Ditkof focuses his practice in two areas: acting as outside general counsel for midsize companies, many of which retain him on a set monthly fee, and coordinating national asbestos cases for two clients. He’s been turning away new clients for three years, with minor exceptions.
“It’s a responsiveness issue,” he explains. “In today’s world, clients expect a response now. If you want to be a solo practitioner and compete with the big guys, you have to make the effort and the commitment to be on all the time.”
Besides handling legal matters for clients, Ditkof offers them another skill-set stemming from his general counsel days: legal project management. When a matter requires legal expertise he doesn’t have, he hires another attorney. “The client pays [for that outside help],” he explains, “but I supervise the project. It’s my job to make sure it’s done efficiently and effectively and comes in on budget.”
For lawyers who, like him, have a niche, Ditkof believes now is an opportune time to go solo. “Any time clients are looking to change,” he says, “there’s an opportunity for lower-cost providers. Three years ago, I don’t think you could go solo and convince people to hire you because you’re less expensive. You had to show you had a different quality or experience level – and, by the way, you’re less expensive. That’s changed now. Clients are willing to listen just on the cost basis.”

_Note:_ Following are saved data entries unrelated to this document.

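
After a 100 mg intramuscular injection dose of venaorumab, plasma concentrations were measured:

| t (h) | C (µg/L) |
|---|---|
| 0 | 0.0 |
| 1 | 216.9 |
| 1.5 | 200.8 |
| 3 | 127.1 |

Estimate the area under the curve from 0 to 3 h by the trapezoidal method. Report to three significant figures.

Trapezoidal AUC_0→3:
  [0→1]: (0.0+216.9)/2 × 1 = 108.45
  [1→1.5]: (216.9+200.8)/2 × 0.5 = 104.425
  [1.5→3]: (200.8+127.1)/2 × 1.5 = 245.925
  Sum = 458.8 µg/L·h

AUC = 459 µg/L·h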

Still, you need the experience level to impress clients, and you need patience. “Clients aren’t going to flip the switch quickly,” he says. “They’ll take their time.”
To Ditkof, the best part of being solo is that, despite clients’ demands, “you have more freedom to do what you want, when you want,” he says. Now that he’s in a home office, does he miss his former general counsel job, which took him to a dozen countries around the world? “That job was great,” he replies, “but this one is better.”